U.S. Water News Online
BUCHANAN, N.Y. -- A state appellate court has upheld a 2004 ruling about New York's regulatory power that sets up a battle between Indian Point and the Department of Environmental Conservation over how the nuclear plant must cool water before discharging it into the Hudson River.
In October 2003, Indian Point lawyers sought to invalidate the DEC's power to regulate the use of water in the operation of 227 industrial plants across the state, including Bowline in Haverstraw. Entergy claimed that the DEC had not properly advertised the regulations before they went into effect in 1974.
A panel of five judges unanimously agreed with a lower court ruling that Entergy's suit was filed too late.
"The statute of limitations expired 30 years ago," said Susan Taylor, the assistant state attorney general who defended the case brought by Entergy Nuclear Northeast, Indian Point's owner. "That's really good for a billion fish."
Opponents of Indian Point maintain that the plants are killing fish in great numbers when they are sucked into the site along with water to cool the plant, which creates heat as it generates electricity, and when warmer than normal water is returned to the river.
Entergy officials said the effect on the river is negligible because the water is returned to the Hudson close to its original temperature.
Regulators want Entergy to build cooling towers. Company officials have said they could cost $1.5 billion and aren't necessary.
Federal regulations allow companies to use river water to cool their equipment as long as they use screens and other technologies to reduce the destruction of marine life. Indian Point uses such screens. Companies also can replace the fish they kill, according to federal rules.
State Attorney General Elliot Spitzer called the ruling "a huge victory for the Hudson River and other New York waters that suffer damage when power plants and other industrial users withdraw massive amounts of water.
"Thanks to the existence of technological alternatives, power plants can cool their facilities without using vast quantities of water and killing billions of fish," he said.
Jim Steets, a spokesman for Indian Point, said company officials had not seen the decision and wouldn't comment on a possible appeal without reading it.

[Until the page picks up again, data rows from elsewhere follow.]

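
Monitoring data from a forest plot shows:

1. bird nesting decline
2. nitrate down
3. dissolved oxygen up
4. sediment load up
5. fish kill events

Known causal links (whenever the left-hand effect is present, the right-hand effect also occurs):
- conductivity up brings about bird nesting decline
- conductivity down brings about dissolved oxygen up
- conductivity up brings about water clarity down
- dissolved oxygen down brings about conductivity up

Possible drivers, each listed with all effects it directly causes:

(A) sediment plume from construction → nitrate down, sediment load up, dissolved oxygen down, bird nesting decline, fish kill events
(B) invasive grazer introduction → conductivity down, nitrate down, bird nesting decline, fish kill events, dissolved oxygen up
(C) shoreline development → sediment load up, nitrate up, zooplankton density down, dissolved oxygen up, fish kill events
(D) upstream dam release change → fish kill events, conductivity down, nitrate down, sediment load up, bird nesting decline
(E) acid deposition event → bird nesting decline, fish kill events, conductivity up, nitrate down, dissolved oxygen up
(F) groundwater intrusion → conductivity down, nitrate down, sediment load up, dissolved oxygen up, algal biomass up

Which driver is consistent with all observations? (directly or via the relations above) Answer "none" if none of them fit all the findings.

Testing each hypothesis:
(A) sediment plume from construction — fails on dissolved oxygen up (predicts dissolved oxygen down, not dissolved oxygen up)
(B) invasive grazer introduction — bird nesting decline yes; nitrate down yes; dissolved oxygen up yes; sediment load up NO; fish kill events yes
(C) shoreline development — bird nesting decline NO; nitrate down NO; dissolved oxygen up yes; sediment load up yes; fish kill events yes
(D) upstream dam release change — accounts for every observation (dissolved oxygen up through conductivity down → dissolved oxygen up)
(E) acid deposition event — does not account for sediment load up
(F) groundwater intrusion — does not account for bird nesting decline, fish kill events
Only (D) is consistent with every observation.

D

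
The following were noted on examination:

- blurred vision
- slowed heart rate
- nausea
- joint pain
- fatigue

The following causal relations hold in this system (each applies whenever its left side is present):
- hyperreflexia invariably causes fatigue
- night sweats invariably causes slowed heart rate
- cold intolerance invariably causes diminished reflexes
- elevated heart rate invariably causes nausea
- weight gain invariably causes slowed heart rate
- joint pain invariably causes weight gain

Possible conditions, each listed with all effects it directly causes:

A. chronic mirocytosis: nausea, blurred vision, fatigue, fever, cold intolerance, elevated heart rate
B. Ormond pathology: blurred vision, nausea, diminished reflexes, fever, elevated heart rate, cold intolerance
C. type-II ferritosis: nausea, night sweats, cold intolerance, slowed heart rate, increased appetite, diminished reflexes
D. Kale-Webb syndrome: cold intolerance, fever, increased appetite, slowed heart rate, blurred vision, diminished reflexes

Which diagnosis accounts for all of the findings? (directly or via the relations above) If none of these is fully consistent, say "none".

none

Checking each candidate against the observations:
(A) chronic mirocytosis — fails on slowed heart rate, joint pain (predicts elevated heart rate, not slowed heart rate)
(B) Ormond pathology — fails on slowed heart rate, joint pain, fatigue (predicts elevated heart rate, not slowed heart rate)
(C) type-II ferritosis — blurred vision ✗; slowed heart rate ✓; nausea ✓; joint pain ✗; fatigue ✗
(D) Kale-Webb syndrome — blurred vision ✓; slowed heart rate ✓; nausea ✗; joint pain ✗; fatigue ✗
No candidate is consistent with all observations.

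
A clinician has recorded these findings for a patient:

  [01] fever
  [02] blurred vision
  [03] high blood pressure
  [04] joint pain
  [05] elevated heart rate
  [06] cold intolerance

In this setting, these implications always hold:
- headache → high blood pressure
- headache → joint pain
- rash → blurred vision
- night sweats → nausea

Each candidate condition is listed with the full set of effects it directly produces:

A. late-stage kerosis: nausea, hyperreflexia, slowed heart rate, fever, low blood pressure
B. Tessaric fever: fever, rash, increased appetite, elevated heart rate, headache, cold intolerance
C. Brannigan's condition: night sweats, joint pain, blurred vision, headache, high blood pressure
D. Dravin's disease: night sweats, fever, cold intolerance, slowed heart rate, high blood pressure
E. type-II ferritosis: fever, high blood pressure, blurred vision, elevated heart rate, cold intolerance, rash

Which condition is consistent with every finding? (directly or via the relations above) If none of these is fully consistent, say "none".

Per-candidate check:
(A) late-stage kerosis — fails on blurred vision, high blood pressure, joint pain, elevated heart rate, cold intolerance (predicts low blood pressure, not high blood pressure; predicts slowed heart rate, not elevated heart rate)
(B) Tessaric fever — fever ✓; blurred vision ✓ (by rash → blurred vision); high blood pressure ✓ (by headache → high blood pressure); joint pain ✓ (by headache → joint pain); elevated heart rate ✓; cold intolerance ✓
(C) Brannigan's condition — fever ✗; blurred vision ✓; high blood pressure ✓; joint pain ✓; elevated heart rate ✗; cold intolerance ✗
(D) Dravin's disease — fever ✓; blurred vision ✗; high blood pressure ✓; joint pain ✗; elevated heart rate ✗; cold intolerance ✓
(E) type-II ferritosis — fever ✓; blurred vision ✓; high blood pressure ✓; joint pain ✗; elevated heart rate ✓; cold intolerance ✓
(B) alone accounts for all the evidence.

B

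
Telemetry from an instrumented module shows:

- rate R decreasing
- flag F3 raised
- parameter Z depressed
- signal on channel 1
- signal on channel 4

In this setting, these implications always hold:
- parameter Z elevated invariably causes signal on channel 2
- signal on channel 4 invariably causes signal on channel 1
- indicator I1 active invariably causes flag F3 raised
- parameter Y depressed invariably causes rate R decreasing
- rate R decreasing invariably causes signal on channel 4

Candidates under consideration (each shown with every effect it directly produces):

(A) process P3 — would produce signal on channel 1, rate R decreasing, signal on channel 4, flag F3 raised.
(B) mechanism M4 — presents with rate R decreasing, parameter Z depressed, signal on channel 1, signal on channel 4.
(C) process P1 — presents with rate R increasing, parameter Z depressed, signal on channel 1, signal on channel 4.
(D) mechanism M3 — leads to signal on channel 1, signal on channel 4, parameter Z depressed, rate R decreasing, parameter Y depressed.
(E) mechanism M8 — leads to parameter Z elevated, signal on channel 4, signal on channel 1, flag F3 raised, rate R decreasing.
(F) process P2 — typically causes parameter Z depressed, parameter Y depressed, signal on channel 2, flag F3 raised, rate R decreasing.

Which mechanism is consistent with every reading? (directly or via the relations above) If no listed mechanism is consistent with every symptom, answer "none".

F

For each candidate, compare predicted effects to what was observed:
(A) process P3 — does not account for parameter Z depressed
(B) mechanism M4 — rate R decreasing +; flag F3 raised -; parameter Z depressed +; signal on channel 1 +; signal on channel 4 +
(C) process P1 — rate R decreasing -; flag F3 raised -; parameter Z depressed +; signal on channel 1 +; signal on channel 4 +
(D) mechanism M3 — rate R decreasing +; flag F3 raised -; parameter Z depressed +; signal on channel 1 +; signal on channel 4 +
(E) mechanism M8 — fails on parameter Z depressed (predicts parameter Z elevated, not parameter Z depressed)
(F) process P2 — rate R decreasing +; flag F3 raised +; parameter Z depressed +; signal on channel 1 + (via rate R decreasing → signal on channel 4 → signal on channel 1); signal on channel 4 + (via rate R decreasing → signal on channel 4)
(F) is the only candidate with no mismatches.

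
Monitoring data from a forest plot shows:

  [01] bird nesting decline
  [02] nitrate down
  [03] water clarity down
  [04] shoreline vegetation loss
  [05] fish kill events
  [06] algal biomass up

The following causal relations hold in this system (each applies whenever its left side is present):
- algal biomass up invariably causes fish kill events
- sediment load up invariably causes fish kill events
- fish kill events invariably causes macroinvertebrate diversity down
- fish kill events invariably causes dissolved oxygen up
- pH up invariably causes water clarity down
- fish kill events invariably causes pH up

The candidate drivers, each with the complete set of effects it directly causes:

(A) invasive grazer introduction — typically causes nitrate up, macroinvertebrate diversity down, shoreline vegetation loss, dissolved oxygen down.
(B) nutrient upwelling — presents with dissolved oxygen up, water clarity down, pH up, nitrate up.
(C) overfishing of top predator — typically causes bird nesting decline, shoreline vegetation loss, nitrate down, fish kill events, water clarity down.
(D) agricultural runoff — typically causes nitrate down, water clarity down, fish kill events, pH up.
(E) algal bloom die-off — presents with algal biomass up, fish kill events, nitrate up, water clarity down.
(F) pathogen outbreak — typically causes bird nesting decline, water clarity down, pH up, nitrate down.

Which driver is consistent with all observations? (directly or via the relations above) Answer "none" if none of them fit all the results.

Per-candidate check:
(A) invasive grazer introduction — fails on bird nesting decline, nitrate down, water clarity down, fish kill events, algal biomass up (predicts nitrate up, not nitrate down)
(B) nutrient upwelling — fails on bird nesting decline, nitrate down, shoreline vegetation loss, fish kill events, algal biomass up (predicts nitrate up, not nitrate down)
(C) overfishing of top predator — bird nesting decline match; nitrate down match; water clarity down match; shoreline vegetation loss match; fish kill events match; algal biomass up miss
(D) agricultural runoff — bird nesting decline miss; nitrate down match; water clarity down match; shoreline vegetation loss miss; fish kill events match; algal biomass up miss
(E) algal bloom die-off — bird nesting decline miss; nitrate down miss; water clarity down match; shoreline vegetation loss miss; fish kill events match; algal biomass up match
(F) pathogen outbreak — does not account for shoreline vegetation loss, fish kill events, algal biomass up
None of the listed candidates fits everything.

none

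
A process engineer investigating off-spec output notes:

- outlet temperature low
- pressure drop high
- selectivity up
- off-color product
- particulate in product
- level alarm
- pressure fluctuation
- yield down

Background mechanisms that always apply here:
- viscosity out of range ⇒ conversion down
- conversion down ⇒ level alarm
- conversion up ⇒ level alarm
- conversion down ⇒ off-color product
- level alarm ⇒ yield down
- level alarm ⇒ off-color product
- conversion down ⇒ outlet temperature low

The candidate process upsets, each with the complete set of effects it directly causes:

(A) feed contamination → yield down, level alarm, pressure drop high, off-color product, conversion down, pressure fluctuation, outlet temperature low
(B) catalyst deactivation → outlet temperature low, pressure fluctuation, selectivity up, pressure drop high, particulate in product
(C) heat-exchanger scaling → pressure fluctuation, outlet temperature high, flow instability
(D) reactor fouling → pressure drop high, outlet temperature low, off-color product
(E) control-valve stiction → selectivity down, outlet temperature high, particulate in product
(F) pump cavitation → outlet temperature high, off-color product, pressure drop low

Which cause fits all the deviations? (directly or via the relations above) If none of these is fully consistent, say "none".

none

For each candidate, compare predicted effects to what was observed:
(A) feed contamination — does not account for selectivity up, particulate in product
(B) catalyst deactivation — does not account for off-color product, level alarm, yield down
(C) heat-exchanger scaling — outlet temperature low -; pressure drop high -; selectivity up -; off-color product -; particulate in product -; level alarm -; pressure fluctuation +; yield down -
(D) reactor fouling — outlet temperature low +; pressure drop high +; selectivity up -; off-color product +; particulate in product -; level alarm -; pressure fluctuation -; yield down -
(E) control-valve stiction — fails on outlet temperature low, pressure drop high, selectivity up, off-color product, level alarm, pressure fluctuation, yield down (predicts outlet temperature high, not outlet temperature low; predicts selectivity down, not selectivity up)
(F) pump cavitation — outlet temperature low -; pressure drop high -; selectivity up -; off-color product +; particulate in product -; level alarm -; pressure fluctuation -; yield down -
Every candidate fails on at least one observation.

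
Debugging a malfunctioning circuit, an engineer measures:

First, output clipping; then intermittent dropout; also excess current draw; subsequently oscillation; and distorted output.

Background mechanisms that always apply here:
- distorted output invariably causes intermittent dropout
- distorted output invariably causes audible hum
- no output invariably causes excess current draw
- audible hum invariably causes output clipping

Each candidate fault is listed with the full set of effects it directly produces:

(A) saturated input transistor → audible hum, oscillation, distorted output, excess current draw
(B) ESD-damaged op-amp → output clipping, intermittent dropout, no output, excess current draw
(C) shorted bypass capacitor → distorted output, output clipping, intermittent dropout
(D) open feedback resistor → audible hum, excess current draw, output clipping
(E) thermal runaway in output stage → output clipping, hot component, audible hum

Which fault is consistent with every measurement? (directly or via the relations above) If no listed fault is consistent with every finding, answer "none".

A

For each candidate, compare predicted effects to what was observed:
(A) saturated input transistor — accounts for every observation (output clipping through audible hum → output clipping)
(B) ESD-damaged op-amp — output clipping +; intermittent dropout +; excess current draw +; oscillation -; distorted output -
(C) shorted bypass capacitor — output clipping +; intermittent dropout +; excess current draw -; oscillation -; distorted output +
(D) open feedback resistor — output clipping +; intermittent dropout -; excess current draw +; oscillation -; distorted output -
(E) thermal runaway in output stage — does not account for intermittent dropout, excess current draw, oscillation, distorted output
(A) is the only candidate with no mismatches.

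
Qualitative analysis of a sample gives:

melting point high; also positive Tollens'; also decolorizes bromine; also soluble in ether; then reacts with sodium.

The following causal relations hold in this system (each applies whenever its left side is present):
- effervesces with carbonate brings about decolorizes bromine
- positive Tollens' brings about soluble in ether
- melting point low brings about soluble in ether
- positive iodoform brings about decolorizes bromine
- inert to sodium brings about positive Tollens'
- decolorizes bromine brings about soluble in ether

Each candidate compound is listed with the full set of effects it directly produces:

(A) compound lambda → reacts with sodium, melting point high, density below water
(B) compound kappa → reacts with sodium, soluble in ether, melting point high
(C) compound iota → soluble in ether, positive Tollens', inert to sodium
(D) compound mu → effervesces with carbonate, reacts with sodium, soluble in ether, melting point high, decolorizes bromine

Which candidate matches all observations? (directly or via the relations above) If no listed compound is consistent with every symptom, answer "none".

none

For each candidate, compare predicted effects to what was observed:
(A) compound lambda — melting point high yes; positive Tollens' NO; decolorizes bromine NO; soluble in ether NO; reacts with sodium yes
(B) compound kappa — melting point high yes; positive Tollens' NO; decolorizes bromine NO; soluble in ether yes; reacts with sodium yes
(C) compound iota — fails on melting point high, decolorizes bromine, reacts with sodium (predicts inert to sodium, not reacts with sodium)
(D) compound mu — melting point high yes; positive Tollens' NO; decolorizes bromine yes; soluble in ether yes; reacts with sodium yes
Every candidate fails on at least one observation.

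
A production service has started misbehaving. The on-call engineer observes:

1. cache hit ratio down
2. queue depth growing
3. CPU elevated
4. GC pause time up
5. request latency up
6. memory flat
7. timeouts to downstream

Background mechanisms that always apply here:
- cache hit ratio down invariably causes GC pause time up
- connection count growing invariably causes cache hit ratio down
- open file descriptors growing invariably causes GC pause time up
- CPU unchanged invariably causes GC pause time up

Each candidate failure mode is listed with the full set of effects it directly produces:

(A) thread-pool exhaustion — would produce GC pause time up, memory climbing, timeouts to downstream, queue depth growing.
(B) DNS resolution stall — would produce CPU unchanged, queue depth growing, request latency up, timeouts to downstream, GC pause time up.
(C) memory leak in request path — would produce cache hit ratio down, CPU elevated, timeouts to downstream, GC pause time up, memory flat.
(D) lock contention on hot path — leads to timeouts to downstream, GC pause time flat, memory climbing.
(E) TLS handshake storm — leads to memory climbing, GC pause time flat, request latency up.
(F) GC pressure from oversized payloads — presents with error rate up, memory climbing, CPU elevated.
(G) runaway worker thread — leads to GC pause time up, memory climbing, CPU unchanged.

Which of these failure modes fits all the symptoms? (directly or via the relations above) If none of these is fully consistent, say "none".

For each candidate, compare predicted effects to what was observed:
(A) thread-pool exhaustion — fails on cache hit ratio down, CPU elevated, request latency up, memory flat (predicts memory climbing, not memory flat)
(B) DNS resolution stall — cache hit ratio down ✗; queue depth growing ✓; CPU elevated ✗; GC pause time up ✓; request latency up ✓; memory flat ✗; timeouts to downstream ✓
(C) memory leak in request path — cache hit ratio down ✓; queue depth growing ✗; CPU elevated ✓; GC pause time up ✓; request latency up ✗; memory flat ✓; timeouts to downstream ✓
(D) lock contention on hot path — cache hit ratio down ✗; queue depth growing ✗; CPU elevated ✗; GC pause time up ✗; request latency up ✗; memory flat ✗; timeouts to downstream ✓
(E) TLS handshake storm — fails on cache hit ratio down, queue depth growing, CPU elevated, GC pause time up, memory flat, timeouts to downstream (predicts GC pause time flat, not GC pause time up; predicts memory climbing, not memory flat)
(F) GC pressure from oversized payloads — fails on cache hit ratio down, queue depth growing, GC pause time up, request latency up, memory flat, timeouts to downstream (predicts memory climbing, not memory flat)
(G) runaway worker thread — fails on cache hit ratio down, queue depth growing, CPU elevated, request latency up, memory flat, timeouts to downstream (predicts CPU unchanged, not CPU elevated; predicts memory climbing, not memory flat)
No candidate is consistent with all observations.

none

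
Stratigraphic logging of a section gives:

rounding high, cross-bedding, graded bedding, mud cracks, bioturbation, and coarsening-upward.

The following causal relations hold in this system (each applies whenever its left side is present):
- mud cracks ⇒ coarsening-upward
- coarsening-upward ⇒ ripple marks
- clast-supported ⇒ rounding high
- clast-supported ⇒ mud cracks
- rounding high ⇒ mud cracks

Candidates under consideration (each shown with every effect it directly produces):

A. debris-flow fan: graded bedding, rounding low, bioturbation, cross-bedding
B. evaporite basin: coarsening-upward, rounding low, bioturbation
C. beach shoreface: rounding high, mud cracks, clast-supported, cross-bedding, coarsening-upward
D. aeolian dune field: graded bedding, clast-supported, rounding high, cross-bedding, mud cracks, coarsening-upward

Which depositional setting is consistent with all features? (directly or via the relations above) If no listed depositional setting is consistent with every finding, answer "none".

none

For each candidate, compare predicted effects to what was observed:
(A) debris-flow fan — rounding high ✗; cross-bedding ✓; graded bedding ✓; mud cracks ✗; bioturbation ✓; coarsening-upward ✗
(B) evaporite basin — rounding high ✗; cross-bedding ✗; graded bedding ✗; mud cracks ✗; bioturbation ✓; coarsening-upward ✓
(C) beach shoreface — rounding high ✓; cross-bedding ✓; graded bedding ✗; mud cracks ✓; bioturbation ✗; coarsening-upward ✓
(D) aeolian dune field — rounding high ✓; cross-bedding ✓; graded bedding ✓; mud cracks ✓; bioturbation ✗; coarsening-upward ✓
No candidate is consistent with all observations.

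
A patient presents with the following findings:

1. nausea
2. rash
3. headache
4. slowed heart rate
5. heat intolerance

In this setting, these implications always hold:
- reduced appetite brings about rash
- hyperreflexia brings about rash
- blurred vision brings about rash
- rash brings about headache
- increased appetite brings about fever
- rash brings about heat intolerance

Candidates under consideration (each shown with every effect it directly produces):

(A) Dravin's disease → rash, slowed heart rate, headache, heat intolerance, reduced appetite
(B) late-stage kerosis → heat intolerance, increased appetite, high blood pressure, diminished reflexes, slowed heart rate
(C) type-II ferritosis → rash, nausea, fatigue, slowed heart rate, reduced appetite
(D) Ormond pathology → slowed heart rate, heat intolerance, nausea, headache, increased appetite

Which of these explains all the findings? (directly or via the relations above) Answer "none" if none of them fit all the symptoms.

Checking each candidate against the observations:
(A) Dravin's disease — nausea ✗; rash ✓; headache ✓; slowed heart rate ✓; heat intolerance ✓
(B) late-stage kerosis — nausea ✗; rash ✗; headache ✗; slowed heart rate ✓; heat intolerance ✓
(C) type-II ferritosis — nausea ✓; rash ✓; headache ✓ (through rash → headache); slowed heart rate ✓; heat intolerance ✓ (through rash → heat intolerance)
(D) Ormond pathology — nausea ✓; rash ✗; headache ✓; slowed heart rate ✓; heat intolerance ✓
Only (C) is consistent with every observation.

C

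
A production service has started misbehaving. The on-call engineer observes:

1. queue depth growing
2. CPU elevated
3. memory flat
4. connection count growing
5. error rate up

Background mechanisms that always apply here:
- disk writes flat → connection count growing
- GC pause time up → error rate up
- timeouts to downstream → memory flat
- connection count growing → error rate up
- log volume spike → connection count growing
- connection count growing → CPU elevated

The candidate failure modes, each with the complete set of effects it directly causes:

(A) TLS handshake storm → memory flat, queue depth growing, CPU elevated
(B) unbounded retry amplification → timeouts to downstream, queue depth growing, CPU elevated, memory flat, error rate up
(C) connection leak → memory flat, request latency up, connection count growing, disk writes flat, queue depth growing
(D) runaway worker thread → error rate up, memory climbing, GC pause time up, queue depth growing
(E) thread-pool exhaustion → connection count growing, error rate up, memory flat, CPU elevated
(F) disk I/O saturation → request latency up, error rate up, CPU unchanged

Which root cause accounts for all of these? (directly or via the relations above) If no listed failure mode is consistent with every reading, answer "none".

C

Checking each candidate against the observations:
(A) TLS handshake storm — queue depth growing yes; CPU elevated yes; memory flat yes; connection count growing NO; error rate up NO
(B) unbounded retry amplification — does not account for connection count growing
(C) connection leak — queue depth growing yes; CPU elevated yes (via connection count growing → CPU elevated); memory flat yes; connection count growing yes; error rate up yes (via connection count growing → error rate up)
(D) runaway worker thread — fails on CPU elevated, memory flat, connection count growing (predicts memory climbing, not memory flat)
(E) thread-pool exhaustion — queue depth growing NO; CPU elevated yes; memory flat yes; connection count growing yes; error rate up yes
(F) disk I/O saturation — fails on queue depth growing, CPU elevated, memory flat, connection count growing (predicts CPU unchanged, not CPU elevated)
(C) is the only candidate with no mismatches.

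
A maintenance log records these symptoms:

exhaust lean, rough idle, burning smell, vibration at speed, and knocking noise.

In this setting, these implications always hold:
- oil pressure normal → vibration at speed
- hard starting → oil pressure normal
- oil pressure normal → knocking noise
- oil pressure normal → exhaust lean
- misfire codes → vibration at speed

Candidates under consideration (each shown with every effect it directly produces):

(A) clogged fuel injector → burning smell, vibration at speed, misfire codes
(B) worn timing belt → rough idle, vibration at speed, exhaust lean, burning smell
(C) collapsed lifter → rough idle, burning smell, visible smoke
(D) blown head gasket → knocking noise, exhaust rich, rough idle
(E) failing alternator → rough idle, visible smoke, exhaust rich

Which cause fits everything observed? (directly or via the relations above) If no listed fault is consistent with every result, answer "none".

Checking each candidate against the observations:
(A) clogged fuel injector — exhaust lean ✗; rough idle ✗; burning smell ✓; vibration at speed ✓; knocking noise ✗
(B) worn timing belt — does not account for knocking noise
(C) collapsed lifter — does not account for exhaust lean, vibration at speed, knocking noise
(D) blown head gasket — fails on exhaust lean, burning smell, vibration at speed (predicts exhaust rich, not exhaust lean)
(E) failing alternator — fails on exhaust lean, burning smell, vibration at speed, knocking noise (predicts exhaust rich, not exhaust lean)
None of the listed candidates fits everything.

none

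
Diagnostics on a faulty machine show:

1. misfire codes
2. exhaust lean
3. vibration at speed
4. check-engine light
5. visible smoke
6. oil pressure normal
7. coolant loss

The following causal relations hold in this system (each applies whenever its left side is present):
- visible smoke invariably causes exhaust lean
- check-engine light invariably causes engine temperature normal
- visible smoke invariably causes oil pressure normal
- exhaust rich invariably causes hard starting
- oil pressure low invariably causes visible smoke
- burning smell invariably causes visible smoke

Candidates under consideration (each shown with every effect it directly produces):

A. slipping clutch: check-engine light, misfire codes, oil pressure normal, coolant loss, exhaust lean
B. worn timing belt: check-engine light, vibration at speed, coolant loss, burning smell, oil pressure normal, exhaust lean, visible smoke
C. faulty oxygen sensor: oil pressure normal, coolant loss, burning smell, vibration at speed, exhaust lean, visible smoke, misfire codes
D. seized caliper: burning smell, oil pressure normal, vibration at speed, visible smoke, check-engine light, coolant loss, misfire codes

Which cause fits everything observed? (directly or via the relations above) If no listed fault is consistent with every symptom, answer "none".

D

For each candidate, compare predicted effects to what was observed:
(A) slipping clutch — does not account for vibration at speed, visible smoke
(B) worn timing belt — does not account for misfire codes
(C) faulty oxygen sensor — misfire codes yes; exhaust lean yes; vibration at speed yes; check-engine light NO; visible smoke yes; oil pressure normal yes; coolant loss yes
(D) seized caliper — accounts for every observation (exhaust lean by visible smoke → exhaust lean)
(D) is the only candidate with no mismatches.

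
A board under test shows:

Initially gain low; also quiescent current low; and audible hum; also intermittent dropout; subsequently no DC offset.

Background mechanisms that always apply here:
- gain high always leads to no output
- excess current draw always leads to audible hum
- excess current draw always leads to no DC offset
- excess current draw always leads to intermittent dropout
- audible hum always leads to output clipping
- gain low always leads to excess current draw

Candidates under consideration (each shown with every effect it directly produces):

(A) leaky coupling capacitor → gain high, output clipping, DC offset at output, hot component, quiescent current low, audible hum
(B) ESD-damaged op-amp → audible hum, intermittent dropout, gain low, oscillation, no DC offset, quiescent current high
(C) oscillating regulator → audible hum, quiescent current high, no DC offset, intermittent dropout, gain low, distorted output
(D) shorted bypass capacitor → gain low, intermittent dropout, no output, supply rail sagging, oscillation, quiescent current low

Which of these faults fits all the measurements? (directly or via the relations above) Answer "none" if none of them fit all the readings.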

"We were anticipating it," Steets said of the ruling. "We'll proceed with making our case that the cooling towers are not a good fit for Indian Point and would not be an environmental benefit but actually an environmental negative."
Steets said the ruling was narrow and dealt only with the timeliness of the lawsuit.
"This doesn't go in the least to the substance of the cooling issue," Steets said. "It's just a single argument in a complex proceeding"
Victor Tafur, a lawyer for Riverkeeper, the environmental organization that was a party to the lawsuit, agreed that the decision was narrow but called it significant because of what it sets up.
"The regulations have been affirmed," Tafur said. "This has cleared the way to get to a real determination."
The DEC also hailed the decision, which Taylor said allowed the agency to do its job.
"(The) ruling was critical in upholding New York's ability to protect the Hudson River and water bodies throughout the state," Denise Sheehan, the DEC's acting commissioner, said in a prepared statement. "The Hudson River is one of the most important estuaries in the country, and this decision will ensure the continued protection of this and other precious aquatic resources."
Taylor said the effort to invalidate a public notice process from 30 years ago was just one of Entergy's legal strategies to slow down the review of its water-cooling operation.
Entergy has said the cooling towers would not be the most effective way to protect marine life.
No dates have been set for the DEC hearings on the renewal of Entergy's expired permit to use water from the Hudson. The plant's discharge permit expired in 1992, but it has been allowed to continue using the river.